Clouds

How to 3D

Chapter 11: Noise

Clouds

Noise is also used to produce atmospheric effects like clouds and fog. Producing these effects realistically in 3D is expensive, so many 2D shortcuts have been invented. For example, we can just map a noise texture onto a quadrilateral, as we do in this renderer:

The appearance of wisps over a blue sky is achieved by linearly interpolating between blue and white using the sampled noise intensity as a weight. The mix function performs the interpolation.

To produce a foggy haze in a cave or forest, we render a stack of noisy quadrilaterals. In the fragment shader, each fragment is colored white, but its opacity is proportional to its noise value.

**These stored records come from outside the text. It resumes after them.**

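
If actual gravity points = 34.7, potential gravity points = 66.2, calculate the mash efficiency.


efficiency = actual / potential × 100
efficiency = 34.7 / 66.2 × 100

52.4169 %


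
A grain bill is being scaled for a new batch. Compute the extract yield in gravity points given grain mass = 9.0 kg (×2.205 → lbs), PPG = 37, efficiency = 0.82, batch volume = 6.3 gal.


points = lbs × PPG × eff / vol
lbs = 9.0 × 2.205 = 19.8450
points = 19.8450 × 37 × 0.82 / 6.3

95.5710 points


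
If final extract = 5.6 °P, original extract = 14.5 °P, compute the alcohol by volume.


SG = 259/(259 − P);  ABV = (OG − FG)·131.25
OG = 259/(259 − 14.5) = 1.0593
FG = 259/(259 − 5.6) = 1.0221
ABV = (1.0593 − 1.0221)·131.25

4.8832 % ABV


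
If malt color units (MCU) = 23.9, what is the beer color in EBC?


SRM = 1.4922·MCU^0.6859;  EBC = SRM·1.97
SRM = 1.4922·23.9^0.6859 = 13.1604
EBC = 13.1604·1.97

25.9261 EBC


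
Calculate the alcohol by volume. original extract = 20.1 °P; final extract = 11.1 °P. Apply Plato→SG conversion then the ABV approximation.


SG = 259/(259 − P);  ABV = (OG − FG)·131.25
OG = 259/(259 − 20.1) = 1.0841
FG = 259/(259 − 11.1) = 1.0448
ABV = (1.0841 − 1.0448)·131.25

5.1659 % ABV


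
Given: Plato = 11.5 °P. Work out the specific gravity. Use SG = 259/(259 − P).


SG = 259/(259 − 11.5)

1.0465


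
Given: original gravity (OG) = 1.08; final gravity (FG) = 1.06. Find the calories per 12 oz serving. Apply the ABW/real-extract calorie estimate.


ABW = (OG−FG)·131.25·0.79/FG;  °P = 259 − 259/SG (for OG→OE and FG→AE);  RE = 0.1808·OE + 0.8192·AE;  Cal = (6.9·ABW + 4·(RE−0.1))·FG·3.55
ABW = (1.08 − 1.06)·131.25·0.79/1.06 = 1.9564
OE = 259 − 259/1.08 = 19.1852 °P
AE = 259 − 259/1.06 = 14.6604 °P
RE = 0.1808·19.1852 + 0.8192·14.6604 = 15.4785 °P
Cal = (6.9·1.9564 + 4·(15.4785−0.1))·1.06·3.55

282.2731 kcal


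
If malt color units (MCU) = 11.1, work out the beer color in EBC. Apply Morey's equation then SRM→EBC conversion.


SRM = 1.4922·MCU^0.6859;  EBC = SRM·1.97
SRM = 1.4922·11.1^0.6859 = 7.7770
EBC = 7.7770·1.97

15.3208 EBC


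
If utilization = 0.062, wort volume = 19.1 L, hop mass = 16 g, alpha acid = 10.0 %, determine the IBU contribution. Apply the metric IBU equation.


IBU = (α/100)·mass·U·1000 / V
IBU = (10.0/100)·16·0.062·1000 / 19.1

5.1937 IBU


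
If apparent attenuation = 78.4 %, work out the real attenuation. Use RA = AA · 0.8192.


RA = 78.4 · 0.8192

64.2253 %


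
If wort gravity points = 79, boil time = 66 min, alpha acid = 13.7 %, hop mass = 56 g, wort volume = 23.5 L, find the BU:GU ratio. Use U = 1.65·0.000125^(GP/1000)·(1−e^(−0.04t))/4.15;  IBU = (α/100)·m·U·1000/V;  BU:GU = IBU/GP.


U = 1.65·0.000125^(79/1000)·(1−e^(−0.04·66))/4.15 = 0.1815
IBU = (13.7/100)·56·0.1815·1000/23.5 = 59.2624
BU:GU = 59.2624/79

0.7502


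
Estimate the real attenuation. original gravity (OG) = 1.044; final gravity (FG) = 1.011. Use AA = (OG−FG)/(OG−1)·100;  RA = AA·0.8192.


AA = (1.044 − 1.011)/(1.044 − 1)·100 = 75.0000
RA = 75.0000·0.8192

61.4400 %


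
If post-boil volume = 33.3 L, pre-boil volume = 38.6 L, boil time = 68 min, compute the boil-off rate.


rate = (V_pre − V_post) / (t_min/60)
rate = (38.6 − 33.3) / (68/60)

4.6765 L/hr


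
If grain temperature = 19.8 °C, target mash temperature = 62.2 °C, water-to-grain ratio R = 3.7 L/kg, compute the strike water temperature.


T_strike = (0.41/R)·(T_mash − T_grain) + T_mash
T_strike = (0.41/3.7)·(62.2 − 19.8) + 62.2

66.8984 °C


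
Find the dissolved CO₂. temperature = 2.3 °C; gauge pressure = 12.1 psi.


vols = (P + 14.695)·(0.01821 + 0.09011·e^(−0.04·T))
vols = (12.1 + 14.695)·(0.01821 + 0.09011·e^(−0.04·2.3))

2.6902 volumes


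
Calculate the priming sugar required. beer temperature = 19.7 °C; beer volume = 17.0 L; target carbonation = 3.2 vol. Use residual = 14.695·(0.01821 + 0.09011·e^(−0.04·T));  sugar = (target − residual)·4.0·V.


residual = 14.695·(0.01821 + 0.09011·e^(−0.04·19.7)) = 0.8698
sugar = (3.2 − 0.8698)·4.0·17.0

158.4560 g


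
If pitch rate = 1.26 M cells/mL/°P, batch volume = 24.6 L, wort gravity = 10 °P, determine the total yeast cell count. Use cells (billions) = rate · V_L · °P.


cells = 1.26 · 24.6 · 10

309.9600 billion cells


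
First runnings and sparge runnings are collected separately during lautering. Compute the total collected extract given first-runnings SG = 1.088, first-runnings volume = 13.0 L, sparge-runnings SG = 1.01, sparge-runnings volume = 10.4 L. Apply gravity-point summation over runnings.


total = Σ (SG_i − 1)·1000·V_i
first = (1.088 − 1)·1000·13.0 = 1144.0000
sparge = (1.01 − 1)·1000·10.4 = 104.0000
total = 1144.0000 + 104.0000

1248.0000 gravity·L


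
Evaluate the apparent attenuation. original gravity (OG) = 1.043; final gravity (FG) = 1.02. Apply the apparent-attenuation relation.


AA = (OG − FG)/(OG − 1) · 100
AA = (1.043 − 1.02)/(1.043 − 1) · 100

53.4884 %


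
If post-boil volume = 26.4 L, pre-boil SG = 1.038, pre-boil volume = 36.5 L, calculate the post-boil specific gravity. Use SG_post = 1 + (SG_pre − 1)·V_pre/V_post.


pts_pre = (1.038 − 1)·1000 = 38.0000
pts_post = 38.0000·36.5/26.4 = 52.5379
SG_post = 1 + 52.5379/1000

1.0525


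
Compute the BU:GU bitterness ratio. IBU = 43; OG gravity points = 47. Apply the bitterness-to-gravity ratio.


BU:GU = IBU / OG_points
BU:GU = 43 / 47

0.9149


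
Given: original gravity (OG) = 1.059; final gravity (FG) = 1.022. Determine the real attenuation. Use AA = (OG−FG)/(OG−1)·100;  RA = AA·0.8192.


AA = (1.059 − 1.022)/(1.059 − 1)·100 = 62.7119
RA = 62.7119·0.8192

51.3736 %


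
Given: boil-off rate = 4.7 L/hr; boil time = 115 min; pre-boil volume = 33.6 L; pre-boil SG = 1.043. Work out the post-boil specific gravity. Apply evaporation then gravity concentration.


V_post = V_pre − rate·(t/60);  SG_post = 1 + (SG_pre−1)·V_pre/V_post
V_post = 33.6 − 4.7·(115/60) = 24.5917
SG_post = 1 + (1.043 − 1)·33.6/24.5917

1.0588


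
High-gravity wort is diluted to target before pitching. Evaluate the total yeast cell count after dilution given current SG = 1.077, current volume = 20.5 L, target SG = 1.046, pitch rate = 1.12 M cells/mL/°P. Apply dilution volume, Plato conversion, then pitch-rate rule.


V_w = V·((SG_c−1)/(SG_t−1)−1);  °P = 259 − 259/SG_t;  cells = rate·(V+V_w)·°P
V_w = 20.5·((1.077−1)/(1.046−1)−1) = 13.8152
V_final = 20.5 + 13.8152 = 34.3152
°P = 259 − 259/1.046 = 11.3901
cells = 1.12·34.3152·11.3901

437.7546 billion cells


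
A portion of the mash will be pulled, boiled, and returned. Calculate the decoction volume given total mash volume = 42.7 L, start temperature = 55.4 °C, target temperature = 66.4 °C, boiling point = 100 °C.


V_dec = V_total·(T_target − T_start)/(T_boil − T_start)
V_dec = 42.7·(66.4 − 55.4)/(100 − 55.4)

10.5314 L


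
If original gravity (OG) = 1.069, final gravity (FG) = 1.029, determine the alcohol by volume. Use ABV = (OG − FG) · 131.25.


ABV = (1.069 − 1.029) · 131.25

5.2500 % ABV


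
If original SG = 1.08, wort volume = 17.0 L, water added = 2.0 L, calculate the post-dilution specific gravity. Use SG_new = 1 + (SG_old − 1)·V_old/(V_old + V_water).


pts = (1.08 − 1)·1000·17.0/(17.0 + 2.0) = 71.5789
SG_new = 1 + 71.5789/1000

1.0716


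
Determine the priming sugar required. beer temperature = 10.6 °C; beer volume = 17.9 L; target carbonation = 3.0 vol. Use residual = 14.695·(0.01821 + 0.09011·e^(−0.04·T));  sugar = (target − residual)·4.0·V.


residual = 14.695·(0.01821 + 0.09011·e^(−0.04·10.6)) = 1.1342
sugar = (3.0 − 1.1342)·4.0·17.9

133.5940 g


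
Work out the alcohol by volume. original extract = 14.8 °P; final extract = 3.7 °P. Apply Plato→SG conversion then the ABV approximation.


SG = 259/(259 − P);  ABV = (OG − FG)·131.25
OG = 259/(259 − 14.8) = 1.0606
FG = 259/(259 − 3.7) = 1.0145
ABV = (1.0606 − 1.0145)·131.25

6.0524 % ABV


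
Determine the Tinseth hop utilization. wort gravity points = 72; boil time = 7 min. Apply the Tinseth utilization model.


U = 1.65·0.000125^(GP/1000) · (1 − e^(−0.04·t))/4.15
bigness = 1.65·0.000125^(72/1000) = 0.8639
boil_factor = (1 − e^(−0.04·7))/4.15 = 0.0588
U = 0.8639 · 0.0588

0.0508


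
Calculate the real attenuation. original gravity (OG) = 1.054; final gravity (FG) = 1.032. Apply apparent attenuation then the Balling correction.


AA = (OG−FG)/(OG−1)·100;  RA = AA·0.8192
AA = (1.054 − 1.032)/(1.054 − 1)·100 = 40.7407
RA = 40.7407·0.8192

33.3748 %


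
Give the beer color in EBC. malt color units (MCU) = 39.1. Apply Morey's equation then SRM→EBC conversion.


SRM = 1.4922·MCU^0.6859;  EBC = SRM·1.97
SRM = 1.4922·39.1^0.6859 = 18.4460
EBC = 18.4460·1.97

36.3385 EBC


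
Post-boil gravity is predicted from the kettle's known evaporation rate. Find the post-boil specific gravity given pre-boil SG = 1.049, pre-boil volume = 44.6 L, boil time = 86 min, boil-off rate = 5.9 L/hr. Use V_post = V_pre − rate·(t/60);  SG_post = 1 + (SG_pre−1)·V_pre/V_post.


V_post = 44.6 − 5.9·(86/60) = 36.1433
SG_post = 1 + (1.049 − 1)·44.6/36.1433

1.0605


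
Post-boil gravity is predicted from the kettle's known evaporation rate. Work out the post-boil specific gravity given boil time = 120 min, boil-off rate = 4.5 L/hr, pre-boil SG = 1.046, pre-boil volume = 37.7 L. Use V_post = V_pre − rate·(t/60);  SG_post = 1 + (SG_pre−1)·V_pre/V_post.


V_post = 37.7 − 4.5·(120/60) = 28.7000
SG_post = 1 + (1.046 − 1)·37.7/28.7000

1.0604


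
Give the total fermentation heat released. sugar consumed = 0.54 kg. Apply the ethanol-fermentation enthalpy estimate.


Q = m_sugar · 590 kJ/kg
Q = 0.54 · 590

318.6000 kJ


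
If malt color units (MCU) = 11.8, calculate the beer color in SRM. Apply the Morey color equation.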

If blending is enabled and if the frames are drawn back to front, the foggy quadrilaterals will obscure the objects behind.

This renderer draws a bumpy and foggy tunnel by displacing a cylinder with noise and then filling it with 16 semi-transparent noisy billboards:

Planar fog was popular in games from the early 2000s. For the fog to look convincing, it should appear as a volume. A single quadrilateral is only a flat surface. Many quadrilaterals stacked together look more like a volume, but only when viewed head on. A viewer at their side won't see any fog at all. This planar technique works best in situations with limited camera angles, like exploring a narrow cave or flying high above a terrain covered in ground fog. The renderer above fixes the camera in place, so no bad angle is possible. Probably we should investigate or invent more sophisticated techniques for situating the planes. But not now.